Experian places the annual cost of fraud against Brits at £6.8bn and, with more and more of our personal information available online, it’s likely to rise unless proper precautions are taken.

If you aren’t savvy with your data, which includes everything from social media logins to financial details, it could end up being available to malicious actors online through channels like the dark web.

Personal finance experts Money Guru have conducted research on several Dark Web marketplaces to find the average cost of stolen data. Their findings are shocking to say the least.

You could have access to someone’s entire online identity is available for less than £750.

26 of the most commonly used accounts available on the Dark Web, can be purchased for a grand total of… £744.30.
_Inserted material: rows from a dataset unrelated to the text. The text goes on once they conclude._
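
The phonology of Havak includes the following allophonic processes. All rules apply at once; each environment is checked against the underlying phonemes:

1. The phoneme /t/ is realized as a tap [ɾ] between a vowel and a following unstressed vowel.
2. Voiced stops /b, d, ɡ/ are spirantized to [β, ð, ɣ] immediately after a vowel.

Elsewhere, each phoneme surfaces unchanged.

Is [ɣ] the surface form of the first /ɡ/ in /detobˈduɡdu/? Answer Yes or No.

/ɡ/ — between /u/ and /d/, immediately after a vowel — surfaces as [ɣ] (rule 2).
The actual realization is [ɣ], which matches [ɣ].

Yes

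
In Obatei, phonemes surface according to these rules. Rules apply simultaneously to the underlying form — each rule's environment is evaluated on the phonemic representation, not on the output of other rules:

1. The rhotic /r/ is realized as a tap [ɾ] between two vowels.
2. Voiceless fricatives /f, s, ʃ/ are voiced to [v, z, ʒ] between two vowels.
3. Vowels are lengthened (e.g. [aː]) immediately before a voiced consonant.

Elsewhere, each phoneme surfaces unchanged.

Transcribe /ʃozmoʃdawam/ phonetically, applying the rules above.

/ʃ/ — word-initial; rule 2 does not apply here → [ʃ].
Rule 3 applies to /o/ (between /ʃ/ and /z/: before a voiced consonant) → [oː].
/z/ (between /o/ and /m/) is unaffected → [z].
/m/ (between /z/ and /o/): no rule targets it → [m].
/o/ — between /m/ and /ʃ/; rule 3 does not apply here → [o].
/ʃ/ — between /o/ and /d/; rule 2 does not apply here → [ʃ].
/d/ — not in any rule's target class → [d].
/a/ meets the environment for rule 3 (before a voiced consonant) → [aː].
/w/ (between /a/ and /a/): no rule targets it → [w].
/a/ (between /w/ and /m/): before a voiced consonant, so rule 3 applies → [aː].
/m/ — not in any rule's target class → [m].

[ʃoːzmoʃdaːwaːm]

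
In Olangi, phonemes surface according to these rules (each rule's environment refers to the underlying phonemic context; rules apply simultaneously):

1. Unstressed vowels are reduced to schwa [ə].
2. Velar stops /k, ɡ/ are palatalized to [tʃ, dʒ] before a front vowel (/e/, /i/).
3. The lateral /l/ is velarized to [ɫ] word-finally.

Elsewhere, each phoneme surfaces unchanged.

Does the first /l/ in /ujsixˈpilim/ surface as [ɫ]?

No

/l/ (between /i/ and /i/) is in the target of rule 3 but the environment (word-finally) is not met → [l].
The actual realization is [l], not [ɫ].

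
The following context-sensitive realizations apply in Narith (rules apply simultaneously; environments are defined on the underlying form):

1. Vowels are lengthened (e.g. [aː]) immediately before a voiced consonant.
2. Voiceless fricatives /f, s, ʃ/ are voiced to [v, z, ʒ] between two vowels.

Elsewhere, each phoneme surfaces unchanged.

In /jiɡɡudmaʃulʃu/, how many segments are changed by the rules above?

Segments that undergo a rule: /i/ → [iː] (rule 1); /u/ → [uː] (rule 1); /ʃ/ → [ʒ] (rule 2); /u/ → [uː] (rule 1).
All other segments surface unchanged.

4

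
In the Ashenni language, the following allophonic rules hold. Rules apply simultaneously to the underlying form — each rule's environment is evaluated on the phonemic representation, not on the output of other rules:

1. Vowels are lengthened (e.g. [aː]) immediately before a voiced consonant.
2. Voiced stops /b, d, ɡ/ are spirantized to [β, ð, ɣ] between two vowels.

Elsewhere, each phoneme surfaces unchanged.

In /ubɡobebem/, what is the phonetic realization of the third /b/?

Rule 2 applies to /b/ (between /e/ and /e/: between two vowels) → [β].

[β]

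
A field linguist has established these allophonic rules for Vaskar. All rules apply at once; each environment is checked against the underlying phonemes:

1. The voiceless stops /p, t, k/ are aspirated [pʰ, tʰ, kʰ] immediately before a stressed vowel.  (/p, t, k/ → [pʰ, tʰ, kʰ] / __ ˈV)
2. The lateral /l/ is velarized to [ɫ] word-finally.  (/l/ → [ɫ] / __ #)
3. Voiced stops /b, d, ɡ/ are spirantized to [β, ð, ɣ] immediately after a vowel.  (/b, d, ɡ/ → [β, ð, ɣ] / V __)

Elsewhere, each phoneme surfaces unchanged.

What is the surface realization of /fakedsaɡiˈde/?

[fakeðsaɣiˈðe]

/f/ — not in any rule's target class → [f].
/a/ stays [a].
/k/ (between /a/ and /e/) is in the target of rule 1 but the environment (immediately before a stressed vowel) is not met → [k].
/e/ — not in any rule's target class → [e].
/d/ — between /e/ and /s/, immediately after a vowel — surfaces as [ð] (rule 3).
/s/ (between /d/ and /a/) is unaffected → [s].
/a/ — not in any rule's target class → [a].
Rule 3 applies to /ɡ/ (between /a/ and /i/: immediately after a vowel) → [ɣ].
/i/ — not in any rule's target class → [i].
Rule 3 applies to /d/ (between /i/ and /e/: immediately after a vowel) → [ð].
/e/ stays [e].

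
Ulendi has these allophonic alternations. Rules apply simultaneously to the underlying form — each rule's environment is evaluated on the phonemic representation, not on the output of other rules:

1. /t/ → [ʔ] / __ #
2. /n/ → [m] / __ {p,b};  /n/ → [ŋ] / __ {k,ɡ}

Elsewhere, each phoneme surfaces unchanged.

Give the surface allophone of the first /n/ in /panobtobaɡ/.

/n/ (between /a/ and /o/): rule 2 targets it, but not before a labial or velar stop → unchanged [n].

[n]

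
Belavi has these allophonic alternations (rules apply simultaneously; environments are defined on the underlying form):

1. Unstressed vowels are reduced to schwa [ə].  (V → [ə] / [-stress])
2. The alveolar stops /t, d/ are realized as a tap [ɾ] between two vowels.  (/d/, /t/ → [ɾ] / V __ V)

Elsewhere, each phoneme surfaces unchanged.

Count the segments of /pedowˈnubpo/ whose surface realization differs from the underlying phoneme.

Segments that undergo a rule: /e/ → [ə] (rule 1); /d/ → [ɾ] (rule 2); /o/ → [ə] (rule 1); /o/ → [ə] (rule 1).
All other segments surface unchanged.

4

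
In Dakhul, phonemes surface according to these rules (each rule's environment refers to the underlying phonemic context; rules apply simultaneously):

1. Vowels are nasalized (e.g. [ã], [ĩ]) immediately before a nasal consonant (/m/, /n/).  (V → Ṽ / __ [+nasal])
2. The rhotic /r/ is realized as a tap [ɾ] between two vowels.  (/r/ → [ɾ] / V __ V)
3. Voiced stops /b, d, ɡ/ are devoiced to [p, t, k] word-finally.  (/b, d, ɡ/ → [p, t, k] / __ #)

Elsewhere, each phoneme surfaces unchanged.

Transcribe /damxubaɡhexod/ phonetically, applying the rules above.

/d/ (word-initial) is in the target of rule 3 but the environment (word-finally) is not met → [d].
Rule 1 applies to /a/ (between /d/ and /m/: before a nasal consonant) → [ã].
/u/ (between /x/ and /b/): rule 1 targets it, but not before a nasal consonant → unchanged [u].
/b/ — between /u/ and /a/; rule 3 does not apply here → [b].
/a/ — between /b/ and /ɡ/; rule 1 does not apply here → [a].
/ɡ/ (between /a/ and /h/): rule 3 targets it, but not word-finally → unchanged [ɡ].
/e/ (between /h/ and /x/): rule 1 targets it, but not before a nasal consonant → unchanged [e].
/o/ (between /x/ and /d/) is in the target of rule 1 but the environment (before a nasal consonant) is not met → [o].
Rule 3 applies to /d/ (word-final: word-finally) → [t].

[dãmxubaɡhexot]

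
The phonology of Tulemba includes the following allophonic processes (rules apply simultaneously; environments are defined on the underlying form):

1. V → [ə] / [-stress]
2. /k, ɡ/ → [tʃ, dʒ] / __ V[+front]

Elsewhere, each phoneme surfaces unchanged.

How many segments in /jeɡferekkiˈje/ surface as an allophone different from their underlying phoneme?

Segments that undergo a rule: /e/ → [ə] (rule 1); /e/ → [ə] (rule 1); /e/ → [ə] (rule 1); /k/ → [tʃ] (rule 2); /i/ → [ə] (rule 1).
All other segments surface unchanged.

5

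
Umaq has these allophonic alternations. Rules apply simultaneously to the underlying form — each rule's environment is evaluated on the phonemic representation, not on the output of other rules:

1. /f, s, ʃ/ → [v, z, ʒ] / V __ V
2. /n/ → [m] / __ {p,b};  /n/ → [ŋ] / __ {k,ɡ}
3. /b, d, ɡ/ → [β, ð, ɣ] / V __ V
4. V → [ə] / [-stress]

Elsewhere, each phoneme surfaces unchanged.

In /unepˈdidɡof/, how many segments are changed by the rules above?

3

Segments that undergo a rule: /u/ → [ə] (rule 4); /e/ → [ə] (rule 4); /o/ → [ə] (rule 4).
All other segments surface unchanged.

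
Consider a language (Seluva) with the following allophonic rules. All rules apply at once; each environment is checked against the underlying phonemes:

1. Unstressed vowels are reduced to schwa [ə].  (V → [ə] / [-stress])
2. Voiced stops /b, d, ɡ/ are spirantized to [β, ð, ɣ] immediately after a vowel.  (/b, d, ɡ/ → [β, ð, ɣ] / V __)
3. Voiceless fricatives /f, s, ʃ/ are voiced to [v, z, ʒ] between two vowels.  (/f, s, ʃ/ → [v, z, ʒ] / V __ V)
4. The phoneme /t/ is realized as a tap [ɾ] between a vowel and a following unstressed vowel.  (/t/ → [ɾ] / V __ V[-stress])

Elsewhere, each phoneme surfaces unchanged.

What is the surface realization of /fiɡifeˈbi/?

[fəɣəvəˈβi]

/f/ (word-initial) is in the target of rule 3 but the environment (between two vowels) is not met → [f].
/i/ meets the environment for rule 1 (in an unstressed syllable) → [ə].
/ɡ/ (between /i/ and /i/) occurs immediately after a vowel → [ɣ] by rule 2.
/i/ — between /ɡ/ and /f/, in an unstressed syllable — surfaces as [ə] (rule 1).
Rule 3 applies to /f/ (between /i/ and /e/: between two vowels) → [v].
/e/ meets the environment for rule 1 (in an unstressed syllable) → [ə].
/b/ (between /e/ and /i/) occurs immediately after a vowel → [β] by rule 2.
/i/ — word-final; rule 1 does not apply here → [i].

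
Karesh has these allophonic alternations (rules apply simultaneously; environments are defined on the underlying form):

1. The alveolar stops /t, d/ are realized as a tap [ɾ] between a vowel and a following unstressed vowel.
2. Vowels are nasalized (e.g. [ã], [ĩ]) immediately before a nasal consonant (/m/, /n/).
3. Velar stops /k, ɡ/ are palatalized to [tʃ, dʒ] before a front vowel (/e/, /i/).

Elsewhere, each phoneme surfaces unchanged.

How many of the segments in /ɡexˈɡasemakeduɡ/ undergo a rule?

Segments that undergo a rule: /ɡ/ → [dʒ] (rule 3); /e/ → [ẽ] (rule 2); /k/ → [tʃ] (rule 3); /d/ → [ɾ] (rule 1).
All other segments surface unchanged.

4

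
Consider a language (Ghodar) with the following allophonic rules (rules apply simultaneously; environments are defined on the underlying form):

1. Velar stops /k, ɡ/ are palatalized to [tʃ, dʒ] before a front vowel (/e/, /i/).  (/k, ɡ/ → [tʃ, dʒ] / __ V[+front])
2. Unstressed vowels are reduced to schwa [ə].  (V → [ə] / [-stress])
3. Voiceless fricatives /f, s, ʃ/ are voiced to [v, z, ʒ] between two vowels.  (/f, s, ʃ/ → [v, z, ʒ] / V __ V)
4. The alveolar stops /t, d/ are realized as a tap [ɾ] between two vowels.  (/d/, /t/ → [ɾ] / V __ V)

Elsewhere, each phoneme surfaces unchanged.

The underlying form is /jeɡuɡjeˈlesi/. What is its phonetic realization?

[jəɡəɡjəˈlezə]

/e/ (between /j/ and /ɡ/): in an unstressed syllable, so rule 2 applies → [ə].
/ɡ/ — between /e/ and /u/; rule 1 does not apply here → [ɡ].
/u/ (between /ɡ/ and /ɡ/) occurs in an unstressed syllable → [ə] by rule 2.
/ɡ/ — between /u/ and /j/; rule 1 does not apply here → [ɡ].
/e/ (between /j/ and /l/): in an unstressed syllable, so rule 2 applies → [ə].
/e/ (between /l/ and /s/) is in the target of rule 2 but the environment (in an unstressed syllable) is not met → [e].
/s/ (between /e/ and /i/) occurs between two vowels → [z] by rule 3.
/i/ meets the environment for rule 2 (in an unstressed syllable) → [ə].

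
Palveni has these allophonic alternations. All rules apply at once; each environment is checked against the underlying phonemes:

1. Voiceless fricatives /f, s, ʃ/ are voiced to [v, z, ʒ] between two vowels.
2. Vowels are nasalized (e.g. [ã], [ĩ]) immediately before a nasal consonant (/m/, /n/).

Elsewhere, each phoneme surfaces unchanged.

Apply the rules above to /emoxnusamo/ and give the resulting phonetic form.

[ẽmoxnuzãmo]

/e/ (word-initial) occurs before a nasal consonant → [ẽ] by rule 2.
/o/ (between /m/ and /x/) is in the target of rule 2 but the environment (before a nasal consonant) is not met → [o].
/u/ (between /n/ and /s/) is in the target of rule 2 but the environment (before a nasal consonant) is not met → [u].
/s/ — between /u/ and /a/, between two vowels — surfaces as [z] (rule 1).
/a/ (between /s/ and /m/): before a nasal consonant, so rule 2 applies → [ã].
/o/ — word-final; rule 2 does not apply here → [o].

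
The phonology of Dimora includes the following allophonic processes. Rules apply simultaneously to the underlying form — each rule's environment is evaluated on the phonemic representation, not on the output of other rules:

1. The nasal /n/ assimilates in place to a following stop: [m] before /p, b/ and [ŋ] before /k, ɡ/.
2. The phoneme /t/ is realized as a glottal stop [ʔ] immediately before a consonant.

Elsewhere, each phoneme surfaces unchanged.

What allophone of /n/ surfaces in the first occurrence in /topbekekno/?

/n/ — between /k/ and /o/; rule 1 does not apply here → [n].

[n]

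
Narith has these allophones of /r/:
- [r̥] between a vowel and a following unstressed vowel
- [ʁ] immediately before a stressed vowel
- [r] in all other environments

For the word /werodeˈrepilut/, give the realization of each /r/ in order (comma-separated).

Occurrence 1 (position 3): between a vowel and a following unstressed vowel → [r̥].
Occurrence 2 (position 7): immediately before a stressed vowel → [ʁ].

[r̥], [ʁ]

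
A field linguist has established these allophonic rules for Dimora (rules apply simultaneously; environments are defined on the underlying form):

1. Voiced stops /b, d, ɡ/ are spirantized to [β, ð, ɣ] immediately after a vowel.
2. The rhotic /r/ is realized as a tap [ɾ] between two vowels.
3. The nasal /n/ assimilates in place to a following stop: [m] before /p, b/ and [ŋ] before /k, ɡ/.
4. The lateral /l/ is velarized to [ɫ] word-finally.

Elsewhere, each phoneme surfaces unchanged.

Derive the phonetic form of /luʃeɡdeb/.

/l/ — word-initial; rule 4 does not apply here → [l].
/u/ stays [u].
/ʃ/ (between /u/ and /e/): no rule targets it → [ʃ].
/e/ (between /ʃ/ and /ɡ/): no rule targets it → [e].
/ɡ/ (between /e/ and /d/): immediately after a vowel, so rule 1 applies → [ɣ].
/d/ (between /ɡ/ and /e/) is in the target of rule 1 but the environment (immediately after a vowel) is not met → [d].
/e/ (between /d/ and /b/) is unaffected → [e].
/b/ — word-final, immediately after a vowel — surfaces as [β] (rule 1).

[luʃeɣdeβ]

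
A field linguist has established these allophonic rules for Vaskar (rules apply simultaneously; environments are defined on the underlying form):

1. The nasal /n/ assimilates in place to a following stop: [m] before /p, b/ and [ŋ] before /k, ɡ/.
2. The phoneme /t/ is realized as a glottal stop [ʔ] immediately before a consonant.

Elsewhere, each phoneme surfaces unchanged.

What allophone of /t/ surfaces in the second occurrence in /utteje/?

/t/ (between /t/ and /e/) fails the environment for rule 2, so it stays [t].

[t]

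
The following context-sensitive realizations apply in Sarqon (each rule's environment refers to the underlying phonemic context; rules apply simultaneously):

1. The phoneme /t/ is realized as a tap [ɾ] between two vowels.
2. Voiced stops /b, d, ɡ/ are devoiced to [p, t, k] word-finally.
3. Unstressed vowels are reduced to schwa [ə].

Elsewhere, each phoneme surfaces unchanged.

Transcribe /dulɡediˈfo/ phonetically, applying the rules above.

/d/ (word-initial) is in the target of rule 2 but the environment (word-finally) is not met → [d].
/u/ meets the environment for rule 3 (in an unstressed syllable) → [ə].
/l/ (between /u/ and /ɡ/) is unaffected → [l].
/ɡ/ (between /l/ and /e/) fails the environment for rule 2, so it stays [ɡ].
/e/ meets the environment for rule 3 (in an unstressed syllable) → [ə].
/d/ (between /e/ and /i/) fails the environment for rule 2, so it stays [d].
/i/ (between /d/ and /f/) occurs in an unstressed syllable → [ə] by rule 3.
/f/ — not in any rule's target class → [f].
/o/ — word-final; rule 3 does not apply here → [o].

[dəlɡədəˈfo]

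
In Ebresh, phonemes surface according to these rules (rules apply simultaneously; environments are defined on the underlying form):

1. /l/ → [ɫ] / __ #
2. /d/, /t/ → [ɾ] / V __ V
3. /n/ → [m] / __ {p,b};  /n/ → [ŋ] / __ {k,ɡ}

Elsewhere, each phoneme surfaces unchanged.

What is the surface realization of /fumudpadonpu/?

[fumudpaɾompu]

/f/ (word-initial): no rule targets it → [f].
/u/ — not in any rule's target class → [u].
/m/ (between /u/ and /u/) is unaffected → [m].
/u/ (between /m/ and /d/): no rule targets it → [u].
/d/ (between /u/ and /p/) fails the environment for rule 2, so it stays [d].
/p/ (between /d/ and /a/): no rule targets it → [p].
/a/ stays [a].
/d/ — between /a/ and /o/, between two vowels — surfaces as [ɾ] (rule 2).
/o/ (between /d/ and /n/) is unaffected → [o].
/n/ — between /o/ and /p/, before a labial or velar stop — surfaces as [m] (rule 3).
/p/ (between /n/ and /u/): no rule targets it → [p].
/u/ (word-final): no rule targets it → [u].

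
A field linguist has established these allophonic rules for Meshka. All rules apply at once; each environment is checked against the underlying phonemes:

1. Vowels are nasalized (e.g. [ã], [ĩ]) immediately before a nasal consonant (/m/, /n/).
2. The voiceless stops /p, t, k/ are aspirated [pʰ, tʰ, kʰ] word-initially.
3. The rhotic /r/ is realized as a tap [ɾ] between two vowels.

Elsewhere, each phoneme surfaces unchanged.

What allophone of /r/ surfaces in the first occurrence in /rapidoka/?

/r/ (word-initial): rule 3 targets it, but not between two vowels → unchanged [r].

[r]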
Digging deeper into the online services that each individual Brit is likely to use, it becomes even more shocking with the full details of 16 accounts including finance, travel, entertainment and email credentials, available for £696.90.

Let’s look at each individual data classification to find out how the loss of even one set of account details could seriously affect you.

Financial Information

Scammers can buy credit card and debit card details, online banking logins, passwords and PayPal account information – that’s all of these combined - for £619.40. This not only allows malicious actors access to your funds, but also a wealth of personal data that can be used for identity fraud.

Online Shopping Details

You may not be overly concerned with the security of your online shopping accounts, but they provide a great level of insight into your transactional habits as well as providing criminals the ability to order products through your account via a mail drop.

Travel Account Information

With access to accounts like Uber and Airbnb, malicious actors are given access to a lot of sensitive locational data. Not only can they access the basic details you enter to create an account, they will also be able to monitor your travel habits.

Entertainment Account Information
It’s tough to find someone who doesn’t have a Spotify or Netflix account these days making them a popular target for online criminals. At the less serious end of the spectrum it enables access to free entertainment while on the more sinister side it provides password clues to other associated accounts.

Social Media Account Information

There are few better methods of gaining insight into someone’s life than their social media accounts. These details are frequently stolen to sell to companies with little scruples about targeted advertising. It’s also a fast track to identity theft.

Email & Mobile Account Data

Being able to access emails and mobile account data provides fraudsters with a treasure trove of information about their target. It offers a jump off point for the popular, low-effort practice of spear-phishing – where a malicious actor tries to gain the credentials to more valuable accounts via social engineering and malware.

To compile this study, Money Guru accessed some of the most popular dark web marketplaces (‘Dream Market’, ‘Wall St Market’ and ‘Berlusconi Market’) to find an average price for each piece of personal data.

The big takeaway from their research is that your personal data really isn’t worth a great deal to online criminals. While the average amount stolen from a UK fraud victim is relatively small, 39% of cases result in £250 or more being stolen. In 25% of cases, this amount can vary from £500-£40,000.

The fact that it costs scammers less than £750 to access 26 accounts when it would only take a fraction of this number to potentially access tens of thousands is a frightening one.